The Big Hit

B
 

The true story of a former actor who tried to mount Beckett’s Waiting for Godot by prison inmates is turned into an entertaining comedy-drama.

Back in 2012, the Taviani Brothers made a remarkable film entitled Caesar Must Die. It came about because the filmmakers had attended readings from Dante’s Divine Comedy performed in Rome’s Rebibbia prison by inmates and were in consequence inspired to make a film of an abridged version of Shakespeare's Julius Caesar staged there. The connection between that piece and Emmanuel Courcol’s The Big Hit (the film’s original French title was Un triomphe) is a close one since it derives from real-life events that occurred when inmates of a prison in Gothenburg participated in a staging of Samuel Beckett’s Waiting for Godot. In each case a play was selected in the belief that the performances of those acting in it would be informed by their own real life experiences (in The Big Hit it is pointed out that prison life is a constant repetition, a process which for those interned can seem like endless waiting on a daily basis, thus making it akin to the fruitless wait for Godot in a play that belongs to the theatre of the absurd but yet carry echoes of their own lives).

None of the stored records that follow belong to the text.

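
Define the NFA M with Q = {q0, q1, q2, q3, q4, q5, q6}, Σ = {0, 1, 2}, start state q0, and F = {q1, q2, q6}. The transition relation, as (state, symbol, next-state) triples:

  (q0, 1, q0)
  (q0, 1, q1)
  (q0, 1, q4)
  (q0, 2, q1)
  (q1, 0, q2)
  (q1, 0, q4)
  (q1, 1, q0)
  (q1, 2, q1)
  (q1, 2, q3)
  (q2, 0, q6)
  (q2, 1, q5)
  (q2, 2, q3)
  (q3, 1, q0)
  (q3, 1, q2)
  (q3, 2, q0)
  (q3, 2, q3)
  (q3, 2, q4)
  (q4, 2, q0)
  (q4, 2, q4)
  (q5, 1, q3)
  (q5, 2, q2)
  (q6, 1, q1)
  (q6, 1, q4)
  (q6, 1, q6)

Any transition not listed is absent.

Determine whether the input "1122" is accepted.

Start in {q0}.
Read '1': q0→{q0, q1, q4}; now {q0, q1, q4}.
Read '1': q0→{q0, q1, q4}, q1→{q0}, q4→∅; now {q0, q1, q4}.
Read '2': q0→{q1}, q1→{q1, q3}, q4→{q0, q4}; now {q0, q1, q3, q4}.
Read '2': q0→{q1}, q1→{q1, q3}, q3→{q0, q3, q4}, q4→{q0, q4}; now {q0, q1, q3, q4}.
The final set {q0, q1, q3, q4} contains the accepting state q1.

Yes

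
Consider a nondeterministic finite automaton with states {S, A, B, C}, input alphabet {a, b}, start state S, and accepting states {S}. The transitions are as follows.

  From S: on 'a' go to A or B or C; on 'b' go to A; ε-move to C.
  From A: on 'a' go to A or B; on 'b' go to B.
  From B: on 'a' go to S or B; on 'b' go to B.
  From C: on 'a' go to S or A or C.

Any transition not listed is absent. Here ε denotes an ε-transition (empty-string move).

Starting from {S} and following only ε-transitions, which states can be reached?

Begin with {S}.
ε-move S → C; add C.

{S, C}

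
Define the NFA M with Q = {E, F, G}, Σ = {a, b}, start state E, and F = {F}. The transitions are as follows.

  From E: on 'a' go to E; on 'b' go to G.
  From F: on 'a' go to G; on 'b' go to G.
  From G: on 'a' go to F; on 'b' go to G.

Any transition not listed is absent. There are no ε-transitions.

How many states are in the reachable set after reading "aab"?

Start in {E}.
Read 'a': {E} → {E}.
Read 'a': {E} → {E}.
Read 'b': {E} → {G}.
That set has 1 state.

1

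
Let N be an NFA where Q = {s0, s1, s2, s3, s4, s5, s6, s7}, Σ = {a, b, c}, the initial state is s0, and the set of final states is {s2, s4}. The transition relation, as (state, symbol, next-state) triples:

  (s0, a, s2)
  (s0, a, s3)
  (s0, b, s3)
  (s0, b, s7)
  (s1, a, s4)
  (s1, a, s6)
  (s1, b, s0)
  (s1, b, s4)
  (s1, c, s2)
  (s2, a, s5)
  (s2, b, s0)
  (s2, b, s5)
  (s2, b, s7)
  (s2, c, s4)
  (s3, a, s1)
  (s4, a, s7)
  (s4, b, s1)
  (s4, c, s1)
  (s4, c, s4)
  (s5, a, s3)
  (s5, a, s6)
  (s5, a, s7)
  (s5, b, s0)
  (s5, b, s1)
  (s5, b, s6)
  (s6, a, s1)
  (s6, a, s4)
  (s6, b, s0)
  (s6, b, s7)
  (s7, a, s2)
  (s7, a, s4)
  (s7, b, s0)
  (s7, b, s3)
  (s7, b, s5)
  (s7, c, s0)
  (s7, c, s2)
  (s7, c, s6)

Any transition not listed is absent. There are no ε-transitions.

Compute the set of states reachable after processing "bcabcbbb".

Start in {s0}.
Read 'b': {s0} → {s3, s7}.
Read 'c': {s3, s7} → {s0, s2, s6}.
Read 'a': {s0, s2, s6} → {s1, s2, s3, s4, s5}.
Read 'b': {s1, s2, s3, s4, s5} → {s0, s1, s4, s5, s6, s7}.
Read 'c': {s0, s1, s4, s5, s6, s7} → {s0, s1, s2, s4, s6}.
Read 'b': {s0, s1, s2, s4, s6} → {s0, s1, s3, s4, s5, s7}.
Read 'b': {s0, s1, s3, s4, s5, s7} → {s0, s1, s3, s4, s5, s6, s7}.
Read 'b': {s0, s1, s3, s4, s5, s6, s7} → {s0, s1, s3, s4, s5, s6, s7}.

{s0, s1, s3, s4, s5, s6, s7}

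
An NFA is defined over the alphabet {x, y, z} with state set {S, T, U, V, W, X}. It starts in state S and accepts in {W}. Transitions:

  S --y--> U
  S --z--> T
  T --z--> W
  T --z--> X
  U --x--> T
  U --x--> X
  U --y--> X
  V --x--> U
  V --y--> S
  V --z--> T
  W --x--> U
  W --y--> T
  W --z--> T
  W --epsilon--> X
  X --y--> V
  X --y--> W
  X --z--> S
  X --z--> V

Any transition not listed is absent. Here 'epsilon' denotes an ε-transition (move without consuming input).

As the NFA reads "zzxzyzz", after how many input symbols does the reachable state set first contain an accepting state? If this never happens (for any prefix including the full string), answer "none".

Start in {S}.
Read 'z': S→{T}; now {T}.
Read 'z': T→{W, X}; now {W, X}.
None of the earlier sets intersect F, but {W, X} does.

2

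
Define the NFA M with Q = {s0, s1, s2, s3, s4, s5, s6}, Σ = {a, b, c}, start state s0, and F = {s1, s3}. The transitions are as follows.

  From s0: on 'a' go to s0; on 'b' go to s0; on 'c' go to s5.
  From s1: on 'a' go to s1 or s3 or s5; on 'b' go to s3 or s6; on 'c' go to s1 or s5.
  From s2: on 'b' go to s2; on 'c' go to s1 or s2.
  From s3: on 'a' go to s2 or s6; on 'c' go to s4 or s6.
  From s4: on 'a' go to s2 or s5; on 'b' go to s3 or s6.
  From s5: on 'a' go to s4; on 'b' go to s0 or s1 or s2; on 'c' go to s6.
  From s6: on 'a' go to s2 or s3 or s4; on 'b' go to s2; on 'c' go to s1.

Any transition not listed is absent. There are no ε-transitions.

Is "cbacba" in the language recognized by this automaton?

Yes

Start in {s0}.
Read 'c': s0→{s5}; now {s5}.
Read 'b': s5→{s0, s1, s2}; now {s0, s1, s2}.
Read 'a': s0→{s0}, s1→{s1, s3, s5}, s2→∅; now {s0, s1, s3, s5}.
Read 'c': s0→{s5}, s1→{s1, s5}, s3→{s4, s6}, s5→{s6}; now {s1, s4, s5, s6}.
Read 'b': s1→{s3, s6}, s4→{s3, s6}, s5→{s0, s1, s2}, s6→{s2}; now {s0, s1, s2, s3, s6}.
Read 'a': s0→{s0}, s1→{s1, s3, s5}, s2→∅, s3→{s2, s6}, s6→{s2, s3, s4}; now {s0, s1, s2, s3, s4, s5, s6}.
The final set {s0, s1, s2, s3, s4, s5, s6} contains the accepting states s1, s3.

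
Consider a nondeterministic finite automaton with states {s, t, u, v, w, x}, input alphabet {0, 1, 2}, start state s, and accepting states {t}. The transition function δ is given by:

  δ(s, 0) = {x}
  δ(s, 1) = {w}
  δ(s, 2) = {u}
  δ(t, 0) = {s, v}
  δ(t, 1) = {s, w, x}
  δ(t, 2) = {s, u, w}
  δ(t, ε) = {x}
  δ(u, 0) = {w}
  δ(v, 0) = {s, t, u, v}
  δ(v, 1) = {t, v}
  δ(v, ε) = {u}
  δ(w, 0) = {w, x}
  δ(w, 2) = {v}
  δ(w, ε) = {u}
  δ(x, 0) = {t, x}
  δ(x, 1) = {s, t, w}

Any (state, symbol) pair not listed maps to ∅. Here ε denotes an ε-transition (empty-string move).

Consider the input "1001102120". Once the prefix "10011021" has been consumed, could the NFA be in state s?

No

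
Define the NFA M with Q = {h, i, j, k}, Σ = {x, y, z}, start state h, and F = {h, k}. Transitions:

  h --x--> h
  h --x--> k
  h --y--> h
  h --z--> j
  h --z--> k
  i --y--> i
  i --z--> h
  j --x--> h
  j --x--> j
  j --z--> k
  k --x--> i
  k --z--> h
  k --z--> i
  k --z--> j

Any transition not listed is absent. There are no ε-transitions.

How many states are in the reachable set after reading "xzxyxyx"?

2

Start in {h}.
Read 'x': {h} → {h, k}.
Read 'z': {h, k} → {h, i, j, k}.
Read 'x': {h, i, j, k} → {h, i, j, k}.
Read 'y': {h, i, j, k} → {h, i}.
Read 'x': {h, i} → {h, k}.
Read 'y': {h, k} → {h}.
Read 'x': {h} → {h, k}.
That set has 2 states.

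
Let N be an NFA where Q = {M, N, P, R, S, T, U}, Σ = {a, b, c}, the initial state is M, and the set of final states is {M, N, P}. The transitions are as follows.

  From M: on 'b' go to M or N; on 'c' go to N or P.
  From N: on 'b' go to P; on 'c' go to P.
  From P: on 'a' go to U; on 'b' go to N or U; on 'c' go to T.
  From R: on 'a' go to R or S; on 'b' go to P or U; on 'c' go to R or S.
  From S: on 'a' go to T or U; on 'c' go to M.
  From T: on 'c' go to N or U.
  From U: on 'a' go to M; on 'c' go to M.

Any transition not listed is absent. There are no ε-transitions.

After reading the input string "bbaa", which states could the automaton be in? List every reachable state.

Start in {M}.
Read 'b': M→{M, N}; now {M, N}.
Read 'b': M→{M, N}, N→{P}; now {M, N, P}.
Read 'a': M→∅, N→∅, P→{U}; now {U}.
Read 'a': U→{M}; now {M}.

{M}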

That said, Courcol’s film adopts a tone far removed from that of Caesar Must Die. If that film may be said to have had both feet in quality arthouse cinema, The Big Hit seeks a more popular appeal (in all probability the movie nearest to it in character is The Full Monty). Jan Jönson's real-life story as adapted by Courcol and Thierry de Carbonnières is transposed from Sweden to France and given a climax at the Paris Odéon, one of France’s national theatres. We have been invited at the outset to see how a former actor turned director, Etiénne Carboni (Kad Merad), coaches prison inmates in theatre and with sufficient success to move on from recitals of fables to a staging of the Beckett play. So effective is this production that it is invited to tour and even eventually to have a final staging at the Odéon. The cast of five are all criminals but their crimes are never detailed and, like the out-of-work men in The Full Monty, we are invited to root for them in their endeavours.

This free version of actual events is on balance more serious than humorous, but The Big Hit certainly aims to entertain in a popular way and it is aided in that by its very capable cast. Merad’s Etiénne is central, but so too are the four contrasted men playing Vladimir, Estragon, Pozzo and Lucky. The role of Vladimir goes to a black immigrant named Moussa (Wabinlé Nabié) who has an instinctive response to the play. Estragon is played by the one prisoner who already knows and loves the play (Sofian Khammes), the well-built Patrick (David Ayala) is a natural fit for Pozzo and Lucky with his big monologue is a challenge for the largely illiterate Jordan (Pierre Lottin). But, good as the actors are and keen as the film is both to underline the value of cultural activities in prison and to ensure that we empathise, there is little attempt to portray these characters in depth.

Such an approach yields a much lighter film than Caesar Must Die, but its appeal may be limited in that those unfamiliar with Waiting for Godot may be deterred by the extent to which extracts from that play both in rehearsal and in performance are featured. Furthermore, the film gives the impression that it is building towards the single performance that is envisaged as the first night and the last. Unless one knows the facts on which the film is based, it comes as a surprise that this stage is reached when there is still forty-five minutes for the film to run. This results in a second half moving forward without a clear shape. It now depicts the production on tour and here briefly Etiénne’s character is questioned for being too self-centred. But both this and the impact of the tour on the prisoners involved are touched on too half-heartedly to carry weight. As for the climax in Paris, as played here it seems grossly unlikely – and that’s largely due to how it is told since a written statement at the film’s end reveals that the finale is actually close to the reality on which the movie is based. What we have here is in fact an uneven film, amiable but by choice relatively superficial. However, you do go out with one of Nina Simone's best-known songs heard behind the end credits echoing in your head.

Original title: Un triomphe.

MANSEL STIMPSON

Cast:
Kad Merad, Sofian Khammes, Pierre Lottin, Wabinlé Nabié, David Ayala, Lamine Cissokho, Martina  Hands, Aleksandr Medvedev, Saïd Benchnafa, Laurent Stocker, Catherine Lascault, Thierry de Carbonnières.

Dir Emmanuel Courcol, Pro Marc Bordure and Robert Guédiguian, Screenplay Emmanuel Courcol, from  a story by Jan Jönson adapted by Emmanuel Courcol and Thierry de Carbinnières, Ph Yann Maritaud, Pro Des Rafael Mathé, Ed Guerric Catala, Music Fred Avril, Costumes Christel Birot.

Agat Films & Cie/Les Productions du Ch’timi/Canal+/Ciné+/Cinémage-Studio Soho Distribution.
107 mins. France. 2020. UK Rel: 24 June 2022. Cert. 15.